Bill Clinton: "Green" economy offers great rewards
SEATTLE (Reuters) - The shift to a green economy is the biggest economic opportunity facing the United States since the military buildup to World War Two, former President Bill Clinton said on Thursday.
Addressing the U.S. Conference of Mayors' Climate Protection Summit, Clinton said initiatives to combat global warming, such as the retrofit of old buildings and switching to more fuel-efficient cars, would create jobs and boost wages.
"In my view for the United States, it is the greatest economic opportunity we've had since we mobilized for World War Two," Clinton said. "If we do it right, it will produce job gains and income gains substantially greater than the 1990s."
Clinton spoke to a group of U.S. mayors who have agreed to meet the goals of the Kyoto Protocol, the international agreement for fighting climate change.
President George W. Bush rejected Kyoto and its mandatory emissions caps in 2001, but more than 700 cities representing 75 million Americans have agreed to cut their heat-trapping gas emissions 7 percent from 1990 levels by 2012.
Seattle Mayor Greg Nickels has spearheaded the movement.

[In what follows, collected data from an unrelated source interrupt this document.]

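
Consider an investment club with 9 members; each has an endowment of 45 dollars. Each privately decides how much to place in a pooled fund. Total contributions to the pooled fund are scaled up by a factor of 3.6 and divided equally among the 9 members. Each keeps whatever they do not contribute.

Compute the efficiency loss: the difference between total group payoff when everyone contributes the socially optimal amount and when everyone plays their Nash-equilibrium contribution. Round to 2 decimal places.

Each contributed unit returns 3.6/9 = 0.4000 to its contributor — below 1 — so contributing 0 is dominant for every player. At the Nash equilibrium everyone keeps their 45, and the group total is 9 × 45 = 405.
Each contributed unit returns 3.600 to the group as a whole (0.4000 to each of 9 players), which exceeds 1, so the social optimum is full contribution: group total = 3.600 × 405 = 1458.00.
Efficiency loss = 1458.00 − 405 = 1053.00.

1053.00 dollars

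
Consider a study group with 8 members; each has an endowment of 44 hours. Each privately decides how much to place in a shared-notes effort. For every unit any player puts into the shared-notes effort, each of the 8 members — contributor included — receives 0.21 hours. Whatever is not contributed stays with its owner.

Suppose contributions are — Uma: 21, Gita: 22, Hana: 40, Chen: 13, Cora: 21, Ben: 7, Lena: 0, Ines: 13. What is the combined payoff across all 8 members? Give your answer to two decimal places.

445.16 hours

Total contributed: 21 + 22 + 40 + 13 + 21 + 7 + 0 + 13 = 137; total kept: 8 × 44 − 137 = 215.
The shared-notes effort pays out 0.21 × 8 × 137 = 230.16 in aggregate.
Group total = 215 + 230.16 = 445.16.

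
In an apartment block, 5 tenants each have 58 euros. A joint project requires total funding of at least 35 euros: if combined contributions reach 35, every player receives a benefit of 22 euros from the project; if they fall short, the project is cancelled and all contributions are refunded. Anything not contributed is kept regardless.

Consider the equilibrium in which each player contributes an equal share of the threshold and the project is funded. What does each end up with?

73 euros

Equal share of the threshold: 35/5 = 7.
At this profile no one gains by cutting their contribution: any cut drops the total below 35, the project is cancelled, contributions are refunded, and the deviator ends with 58, which is less than 58 − 7 + 22 = 73. Contributing more than 7 just wastes the excess. So contributing exactly 7 is a best response.
Each player's payoff: 58 − 7 + 22 = 73.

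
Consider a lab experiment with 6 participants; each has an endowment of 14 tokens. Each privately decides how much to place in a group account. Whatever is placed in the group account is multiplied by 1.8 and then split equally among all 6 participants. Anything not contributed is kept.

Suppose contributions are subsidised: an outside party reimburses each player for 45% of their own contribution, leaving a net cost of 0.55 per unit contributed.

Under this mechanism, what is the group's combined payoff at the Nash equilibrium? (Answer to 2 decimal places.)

84.00 tokens

With the mechanism, a contributed unit returns (1.8/6) / 0.55 = 0.5455 per unit of net cost — still below 1 — so contributing 0 remains dominant for every player.
Everyone keeps their endowment and the group total is 6 × 14 = 84.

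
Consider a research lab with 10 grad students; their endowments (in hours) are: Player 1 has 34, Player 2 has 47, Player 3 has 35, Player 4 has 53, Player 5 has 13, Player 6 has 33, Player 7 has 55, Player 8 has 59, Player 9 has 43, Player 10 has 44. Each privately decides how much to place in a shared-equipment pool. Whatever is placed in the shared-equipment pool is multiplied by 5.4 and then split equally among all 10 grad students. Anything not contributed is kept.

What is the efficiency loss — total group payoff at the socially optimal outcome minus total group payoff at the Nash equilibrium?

1830.40 hours

The private return per contributed unit is 5.4/10 = 0.5400 < 1 for every player regardless of endowment, so the Nash equilibrium is zero contribution and the group total is Σ E_j = 34 + 47 + 35 + 53 + 13 + 33 + 55 + 59 + 43 + 44 = 416.
Each contributed unit returns 5.400 to the group, so the social optimum is full contribution by everyone: group total = 5.400 × 416 = 2246.40.
Efficiency loss = (5.400 − 1) × 416 = 1830.40.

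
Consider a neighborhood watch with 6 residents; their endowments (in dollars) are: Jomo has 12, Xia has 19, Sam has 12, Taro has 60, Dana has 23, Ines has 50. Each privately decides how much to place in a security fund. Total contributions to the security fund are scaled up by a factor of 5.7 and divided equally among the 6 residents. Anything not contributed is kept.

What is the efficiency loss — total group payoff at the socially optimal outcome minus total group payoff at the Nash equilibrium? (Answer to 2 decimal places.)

The private return per contributed unit is 5.7/6 = 0.9500 < 1 for every player regardless of endowment, so the Nash equilibrium is zero contribution and the group total is Σ E_j = 12 + 19 + 12 + 60 + 23 + 50 = 176.
Each contributed unit returns 5.700 to the group, so the social optimum is full contribution by everyone: group total = 5.700 × 176 = 1003.20.
Efficiency loss = (5.700 − 1) × 176 = 827.20.

827.20 dollars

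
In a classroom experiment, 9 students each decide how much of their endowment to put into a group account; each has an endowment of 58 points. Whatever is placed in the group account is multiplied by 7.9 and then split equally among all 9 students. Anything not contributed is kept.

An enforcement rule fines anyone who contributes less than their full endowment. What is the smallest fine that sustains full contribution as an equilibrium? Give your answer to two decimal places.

7.09 points

Given the others contribute fully, the best deviation is to contribute 0 (any partial contribution still incurs the fine and gives up units whose private return 0.8778 is below 1).
Deviating from 58 to 0 saves 58 points but forfeits the deviator's share of the drop in the group account: 7.9/9 × 58 = 50.91.
So the deviation gain is 58 − 50.91 = 7.09, and the fine must be at least 7.09 points to wipe it out.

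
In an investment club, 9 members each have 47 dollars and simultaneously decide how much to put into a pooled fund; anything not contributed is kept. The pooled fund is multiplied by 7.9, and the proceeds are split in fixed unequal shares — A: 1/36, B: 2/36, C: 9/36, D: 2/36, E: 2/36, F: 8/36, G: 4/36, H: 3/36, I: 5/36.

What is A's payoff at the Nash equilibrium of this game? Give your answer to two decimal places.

For player j, contributing a unit is worthwhile iff 7.9 × (j's share) ≥ 1, i.e. iff j's share is at least 0.1266.
The shares above 0.1266 belong to C, F and I, contributing 47 each; the remaining 6 contribute 0. Total contributed: 141.
A keeps 47 and receives 7.9 × 141 × 1/36 = 30.94 from the pooled fund, for a payoff of 77.94.

77.94 dollars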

During the speech, the former president said the Clinton Climate Initiative would extend its purchasing consortium of energy-efficient and clean-energy products to 1,100 U.S. cities to get volume discounts for items like green vehicles and alternative energy technologies.

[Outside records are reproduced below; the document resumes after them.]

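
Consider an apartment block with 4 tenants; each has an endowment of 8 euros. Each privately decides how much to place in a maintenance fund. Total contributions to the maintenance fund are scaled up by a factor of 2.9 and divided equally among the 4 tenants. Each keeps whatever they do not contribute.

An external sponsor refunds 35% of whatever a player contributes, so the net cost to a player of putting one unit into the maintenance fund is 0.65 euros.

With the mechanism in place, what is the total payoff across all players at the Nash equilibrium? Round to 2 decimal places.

Under the mechanism each unit contributed yields (2.9/4) / 0.65 = 1.1154 back to its contributor per unit of net cost, which exceeds 1, making full contribution the dominant choice for everyone.
At the Nash equilibrium everyone contributes 8. Group total payoff = 4 × (8 × 0.35 + 2.9 × 8) = 104.00.

104.00 euros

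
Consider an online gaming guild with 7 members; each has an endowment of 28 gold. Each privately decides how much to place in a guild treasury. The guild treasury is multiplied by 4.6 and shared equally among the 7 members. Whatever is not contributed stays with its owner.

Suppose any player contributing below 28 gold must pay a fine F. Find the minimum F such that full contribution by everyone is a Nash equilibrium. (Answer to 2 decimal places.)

Given the others contribute fully, the best deviation is to contribute 0 (any partial contribution still incurs the fine and gives up units whose private return 0.6571 is below 1).
Deviating from 28 to 0 saves 28 gold but forfeits the deviator's share of the drop in the guild treasury: 4.6/7 × 28 = 18.40.
So the deviation gain is 28 − 18.40 = 9.60, and the fine must be at least 9.60 gold to wipe it out.

9.60 gold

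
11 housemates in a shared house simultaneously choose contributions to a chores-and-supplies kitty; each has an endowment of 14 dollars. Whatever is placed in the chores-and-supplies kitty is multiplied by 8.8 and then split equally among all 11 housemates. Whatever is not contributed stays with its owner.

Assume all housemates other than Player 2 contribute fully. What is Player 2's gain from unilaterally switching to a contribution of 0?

2.80 dollars

Switching from a contribution of 14 to 0 lets Player 2 keep an extra 14 dollars, but lowers the chores-and-supplies kitty by 14, which costs Player 2 their own share of that drop: 8.8/11 × 14 = 11.20.
Net gain = 14 − 11.20 = 2.80. The private return per contributed unit (0.8000) is below 1, so free-riding is indeed the best response regardless of what the others do.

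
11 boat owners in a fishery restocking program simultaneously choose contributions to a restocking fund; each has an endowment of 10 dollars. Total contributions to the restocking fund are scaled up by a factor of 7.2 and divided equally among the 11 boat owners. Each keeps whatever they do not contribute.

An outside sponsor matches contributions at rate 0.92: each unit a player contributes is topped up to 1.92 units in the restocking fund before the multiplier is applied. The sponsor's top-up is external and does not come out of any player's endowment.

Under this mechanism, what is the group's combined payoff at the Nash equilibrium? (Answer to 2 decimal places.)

1520.64 dollars

Under the mechanism each unit contributed yields 7.2 × 1.92 / 11 = 1.2567 back to its contributor per unit of net cost, which exceeds 1, making full contribution the dominant choice for everyone.
At the Nash equilibrium everyone contributes 10. Group total payoff = 7.2 × 1.92 × 110 = 1520.64.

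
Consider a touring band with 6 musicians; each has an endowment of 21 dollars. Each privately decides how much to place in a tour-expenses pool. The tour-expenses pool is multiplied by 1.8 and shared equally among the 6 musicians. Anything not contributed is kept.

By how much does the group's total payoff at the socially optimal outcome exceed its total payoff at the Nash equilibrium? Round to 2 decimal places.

100.80 dollars

Each contributed unit returns 1.8/6 = 0.3000 to its contributor — below 1 — so contributing 0 is dominant for every player. At the Nash equilibrium everyone keeps their 21, and the group total is 6 × 21 = 126.
Each contributed unit returns 1.800 to the group as a whole (0.3000 to each of 6 players), which exceeds 1, so the social optimum is full contribution: group total = 1.800 × 126 = 226.80.
Efficiency loss = 226.80 − 126 = 100.80.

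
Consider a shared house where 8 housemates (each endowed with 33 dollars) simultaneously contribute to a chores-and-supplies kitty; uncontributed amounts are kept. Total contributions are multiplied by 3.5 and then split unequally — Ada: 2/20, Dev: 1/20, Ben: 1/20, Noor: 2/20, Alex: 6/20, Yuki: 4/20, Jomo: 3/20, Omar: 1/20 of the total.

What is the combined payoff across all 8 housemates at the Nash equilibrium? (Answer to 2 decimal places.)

346.50 dollars

For player j, contributing a unit is worthwhile iff 3.5 × (j's share) ≥ 1, i.e. iff j's share is at least 0.2857.
Alex alone (share 6/20) is above the threshold, contributing 33; the remaining 7 contribute 0. Total contributed: 33.
The chores-and-supplies kitty pays out 3.5 × 33 = 115.50 in total (split across the unequal shares, but the aggregate is all that matters for the group sum).
The 7 free-riders keep 33 each, adding 231. Group total = 231 + 115.50 = 346.50.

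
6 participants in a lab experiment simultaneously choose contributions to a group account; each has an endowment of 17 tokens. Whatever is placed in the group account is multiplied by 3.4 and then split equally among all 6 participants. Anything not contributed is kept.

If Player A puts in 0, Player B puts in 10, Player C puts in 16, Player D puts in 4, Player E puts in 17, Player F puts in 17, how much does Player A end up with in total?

Total contributed: 0 + 10 + 16 + 4 + 17 + 17 = 64.
Each receives 3.4 × 64 / 6 = 36.27 from the group account.
Player A keeps 17 − 0 = 17, so Player A's payoff is 17 + 36.27 = 53.27.

53.27 tokens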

The purchasing consortium was set up for a group of some of the world's 40 largest cities, including New York and London.
Cities account for 2 percent of the world's landmass, but produce 75 percent of the world's carbon emissions, according to Clinton.
Most scientists link greenhouse gases, such as carbon dioxide emitted from the burning of fossil fuels, to global warming that could lead to heat waves, stronger storms and flooding from rising sea levels.
Bush rejected the Kyoto plan, saying it will cost U.S. jobs and that it unfairly burdened rich countries while exempting developing countries like China and India.
Clinton rejected the notion, saying America must prove to China, India and other developing nations that addressing the climate change problem will stimulate their economies.
Al Gore, Clinton's vice president, shared this year's Nobel Peace Prize with the U.N. Intergovernmental Panel on Climate Change for raising awareness of global warming.